Roughly 48 million people, one in six U.S. residents, are sickened by tainted food each year and nearly 3,000 die.
Food safety advocates say more information would help. The development of a national database of safety scores broken out by chain could motivate restaurants to improve and maintain high standards, said Darin Detwiler, senior policy coordinator for STOP Foodborne Illness.
"We just want to know about the bad apples so we can avoid them," said Detwiler, whose young son died in a 1993 Jack-in-the-Box E. coli outbreak that killed four children and sickened more than 700 people.
But Jeffrey Duchin, a Seattle, Washington public health official, said a national system for tracking restaurants by outbreaks could give consumers the wrong impression about where they can safely eat.
"Just looking at the ones that might have been reported with an outbreak that was detected would be a very biased sample," Duchin said.
In Chipotle's case, sales slid about 36 percent in January after falling by 14.6 percent in the fourth quarter. And the company said last week that a federal criminal probe linked to a food safety incident at a California restaurant has now widened into a national investigation.
Founder and co-Chief Executive Steve Ells boldly pledged in December to make Chipotle the safest place to eat. Asked later how the company would demonstrate it had met the goal, a spokesman said that executives were "less concerned about how we might rank that, and more concerned about reducing risk to a level near zero."
NATIONAL CHAINS, LOCAL FOCUS
The first Chipotle outbreak hit diners of a Seattle restaurant in late July. Health officials learned of the E. coli illnesses in early August and linked them to the Chipotle outlet within days. But by that time, the alarm was over: The incubation period had passed, and no additional patients were expected, health officials said.
Local officials reported the outbreak to the state, which performed DNA testing to identify the E. coli strain. The Seattle cases only came to the CDC's attention because the agency happened to have a team at the Seattle health department in August on another matter, Duchin said.
"It didn't seem like anything remarkable at the time," he said.
Last month, Seattle's public health department began publishing more details about routine foodborne illness cases on its website in response to public demands for more information, spokesman James Apa said.
He said the information released includes the names of restaurants linked to routine outbreaks, a departure from the department's previous practice of naming restaurants only when there is an identified, ongoing danger to the public.
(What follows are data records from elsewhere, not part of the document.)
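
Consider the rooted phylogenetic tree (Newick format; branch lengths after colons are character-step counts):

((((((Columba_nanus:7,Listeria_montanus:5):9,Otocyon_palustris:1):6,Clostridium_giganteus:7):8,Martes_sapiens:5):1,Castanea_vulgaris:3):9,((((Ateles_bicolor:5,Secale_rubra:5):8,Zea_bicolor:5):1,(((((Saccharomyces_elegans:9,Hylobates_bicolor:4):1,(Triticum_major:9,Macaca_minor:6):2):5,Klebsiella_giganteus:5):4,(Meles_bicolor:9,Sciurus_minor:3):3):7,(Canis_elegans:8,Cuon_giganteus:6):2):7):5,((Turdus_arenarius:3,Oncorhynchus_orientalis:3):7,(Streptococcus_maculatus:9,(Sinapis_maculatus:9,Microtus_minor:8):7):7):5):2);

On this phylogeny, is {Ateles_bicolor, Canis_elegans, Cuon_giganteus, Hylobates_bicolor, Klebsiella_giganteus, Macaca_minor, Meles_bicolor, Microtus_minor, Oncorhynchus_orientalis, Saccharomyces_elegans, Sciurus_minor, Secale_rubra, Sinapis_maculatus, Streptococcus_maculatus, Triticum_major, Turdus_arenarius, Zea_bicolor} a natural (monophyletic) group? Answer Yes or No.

Yes

The most recent common ancestor of these taxa subtends ((((Ateles_bicolor,Secale_rubra),Zea_bicolor),(((((Saccharomyces_elegans,Hylobates_bicolor),(Triticum_major,Macaca_minor)),Klebsiella_giganteus),(Meles_bicolor,Sciurus_minor)),(Canis_elegans,Cuon_giganteus))),((Turdus_arenarius,Oncorhynchus_orientalis),(Streptococcus_maculatus,(Sinapis_maculatus,Microtus_minor)))).
That clade has exactly 17 tips — every listed taxon and nothing else — so the group is monophyletic.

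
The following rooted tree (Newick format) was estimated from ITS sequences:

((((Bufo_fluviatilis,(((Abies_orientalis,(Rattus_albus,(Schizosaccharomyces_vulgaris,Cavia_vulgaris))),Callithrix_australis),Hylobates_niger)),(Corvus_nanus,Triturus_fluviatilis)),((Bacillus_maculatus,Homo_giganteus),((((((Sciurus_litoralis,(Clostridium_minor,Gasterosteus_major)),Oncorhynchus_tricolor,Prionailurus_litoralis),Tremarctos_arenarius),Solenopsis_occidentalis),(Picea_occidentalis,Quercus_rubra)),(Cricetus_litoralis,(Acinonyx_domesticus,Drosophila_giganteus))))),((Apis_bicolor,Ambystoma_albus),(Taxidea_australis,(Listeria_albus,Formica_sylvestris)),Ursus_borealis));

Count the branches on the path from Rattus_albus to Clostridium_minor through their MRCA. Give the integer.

The MRCA of Rattus_albus and Clostridium_minor is the node subtending (((Bufo_fluviatilis,(((Abies_orientalis,(Rattus_albus,(Schizosaccharomyces_vulgaris,Cavia_vulgaris))),Callithrix_australis),Hylobates_niger)),(Corvus_nanus,Triturus_fluviatilis)),((Bacillus_maculatus,Homo_giganteus),((((((Sciurus_litoralis,(Clostridium_minor,Gasterosteus_major)),Oncorhynchus_tricolor,Prionailurus_litoralis),Tremarctos_arenarius),Solenopsis_occidentalis),(Picea_occidentalis,Quercus_rubra)),(Cricetus_litoralis,(Acinonyx_domesticus,Drosophila_giganteus))))).
From Rattus_albus up to that node: 7 branches. From Clostridium_minor up to the same node: 9 branches. Total: 7 + 9 = 16.

16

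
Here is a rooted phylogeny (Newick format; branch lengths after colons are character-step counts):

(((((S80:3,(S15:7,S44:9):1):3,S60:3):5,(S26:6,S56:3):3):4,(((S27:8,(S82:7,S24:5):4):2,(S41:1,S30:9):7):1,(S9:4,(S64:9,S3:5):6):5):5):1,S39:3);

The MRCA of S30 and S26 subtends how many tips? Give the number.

The MRCA of S30 and S26 is the node subtending ((((S80,(S15,S44)),S60),(S26,S56)),(((S27,(S82,S24)),(S41,S30)),(S9,(S64,S3)))).
That clade contains 14 terminal taxa: S15, S24, S26, S27, S3, S30, S41, S44, S56, S60, S64, S80, S82, S9.

14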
The change was under discussion before Chipotle's problems.
In Minnesota, where Salmonella and E. coli outbreaks were linked to Chipotle outlets, officials do not always publicly release the names of implicated restaurants, partly because of a belief that it might discourage operators from cooperating with investigations, said Kirk Smith of the Minnesota Department of Health.
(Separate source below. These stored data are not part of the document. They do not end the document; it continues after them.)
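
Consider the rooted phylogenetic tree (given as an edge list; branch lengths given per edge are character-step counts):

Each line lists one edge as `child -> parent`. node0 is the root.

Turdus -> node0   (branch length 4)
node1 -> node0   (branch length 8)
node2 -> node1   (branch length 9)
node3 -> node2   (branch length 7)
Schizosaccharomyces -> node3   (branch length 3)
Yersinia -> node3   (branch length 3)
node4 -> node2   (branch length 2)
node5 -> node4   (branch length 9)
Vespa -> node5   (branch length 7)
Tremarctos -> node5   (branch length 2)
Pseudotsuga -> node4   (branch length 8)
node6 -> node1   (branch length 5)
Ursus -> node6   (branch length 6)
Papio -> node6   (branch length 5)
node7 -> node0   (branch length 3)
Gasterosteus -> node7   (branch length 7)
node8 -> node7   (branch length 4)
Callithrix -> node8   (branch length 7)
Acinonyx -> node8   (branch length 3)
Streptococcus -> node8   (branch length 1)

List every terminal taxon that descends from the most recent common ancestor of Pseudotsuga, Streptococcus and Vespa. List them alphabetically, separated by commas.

Tracing Pseudotsuga: it sits inside ((Vespa,Tremarctos),Pseudotsuga).
Tracing Streptococcus: it sits inside (Callithrix,Acinonyx,Streptococcus).
Tracing Vespa: it sits inside (Vespa,Tremarctos).
The smallest clade enclosing all 3 is the whole tree (their MRCA is the root), so the answer is all 12 tips in alphabetical order.

Acinonyx, Callithrix, Gasterosteus, Papio, Pseudotsuga, Schizosaccharomyces, Streptococcus, Tremarctos, Turdus, Ursus, Vespa, Yersinia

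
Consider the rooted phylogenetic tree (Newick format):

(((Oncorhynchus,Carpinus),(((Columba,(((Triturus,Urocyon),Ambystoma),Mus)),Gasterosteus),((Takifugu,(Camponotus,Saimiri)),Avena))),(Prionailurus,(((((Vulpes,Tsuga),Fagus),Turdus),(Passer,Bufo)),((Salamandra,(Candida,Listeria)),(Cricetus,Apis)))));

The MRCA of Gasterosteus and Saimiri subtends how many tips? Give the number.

The MRCA of Gasterosteus and Saimiri is the node subtending (((Columba,(((Triturus,Urocyon),Ambystoma),Mus)),Gasterosteus),((Takifugu,(Camponotus,Saimiri)),Avena)).
That clade contains 10 terminal taxa: Ambystoma, Avena, Camponotus, Columba, Gasterosteus, Mus, Saimiri, Takifugu, Triturus, Urocyon.

10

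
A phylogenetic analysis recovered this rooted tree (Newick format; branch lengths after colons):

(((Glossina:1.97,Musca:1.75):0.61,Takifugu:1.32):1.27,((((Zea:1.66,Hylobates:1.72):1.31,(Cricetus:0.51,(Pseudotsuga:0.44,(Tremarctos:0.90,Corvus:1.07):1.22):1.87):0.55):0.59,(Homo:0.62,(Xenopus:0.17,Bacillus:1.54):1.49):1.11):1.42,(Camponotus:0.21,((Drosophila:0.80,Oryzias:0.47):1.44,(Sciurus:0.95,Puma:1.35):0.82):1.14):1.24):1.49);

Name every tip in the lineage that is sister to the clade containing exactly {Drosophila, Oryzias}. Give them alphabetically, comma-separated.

The clade containing exactly {Drosophila, Oryzias} attaches to the tree at the node subtending ((Drosophila,Oryzias),(Sciurus,Puma)).
The other lineage descending from that same node — the sister group — is (Sciurus,Puma); its 2 tips in alphabetical order are the answer.

Puma, Sciurus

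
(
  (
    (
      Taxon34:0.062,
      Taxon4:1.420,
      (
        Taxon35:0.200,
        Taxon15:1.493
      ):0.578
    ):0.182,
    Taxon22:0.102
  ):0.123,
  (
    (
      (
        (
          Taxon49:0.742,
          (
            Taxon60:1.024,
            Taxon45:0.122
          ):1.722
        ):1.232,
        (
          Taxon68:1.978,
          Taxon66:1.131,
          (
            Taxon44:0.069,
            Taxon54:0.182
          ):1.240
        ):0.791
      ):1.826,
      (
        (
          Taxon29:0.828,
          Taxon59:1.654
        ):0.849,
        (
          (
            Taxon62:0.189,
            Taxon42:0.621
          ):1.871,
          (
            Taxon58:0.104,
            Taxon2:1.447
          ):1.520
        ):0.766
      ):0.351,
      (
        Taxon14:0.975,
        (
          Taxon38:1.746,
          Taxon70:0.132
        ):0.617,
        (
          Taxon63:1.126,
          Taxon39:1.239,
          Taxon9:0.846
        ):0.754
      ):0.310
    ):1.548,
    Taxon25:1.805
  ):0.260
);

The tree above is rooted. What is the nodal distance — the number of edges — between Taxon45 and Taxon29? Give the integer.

The MRCA of Taxon45 and Taxon29 is the node subtending (((Taxon49,(Taxon60,Taxon45)),(Taxon68,Taxon66,(Taxon44,Taxon54))),((Taxon29,Taxon59),((Taxon62,Taxon42),(Taxon58,Taxon2))),(Taxon14,(Taxon38,Taxon70),(Taxon63,Taxon39,Taxon9))).
From Taxon45 up to that node: 4 branches. From Taxon29 up to the same node: 3 branches. Total: 4 + 3 = 7.

7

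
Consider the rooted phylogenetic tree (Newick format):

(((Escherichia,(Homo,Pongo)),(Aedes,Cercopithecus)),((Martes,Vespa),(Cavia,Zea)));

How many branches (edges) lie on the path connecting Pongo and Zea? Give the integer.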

In September, Minnesota officials decided to announce their investigation of Salmonella infections linked to Chipotle because, they said, there were a large number of cases and many affected people do not seek healthcare or get tested.
The CDC's National Outbreak Reporting System (NORS) gathers data on food and waterborne pathogens from states according to the type of pathogen and the setting of infection, such as hospital cafeterias, nursing homes or restaurants. Names of establishments are not included or sought.
NORS is a database rather than an investigative tool, used by the agency to identify outbreak patterns.
Apart from NORS, the CDC participates in foodborne illness investigations when they involve outbreaks in multiple states, said Wise, who oversees those efforts. About 25 such outbreaks are identified each year, mostly involving food producers.
Even though multistate cases account for just 3 percent of all outbreaks, they are responsible for half of all food poisoning deaths. No deaths have been reported in the Chipotle outbreaks.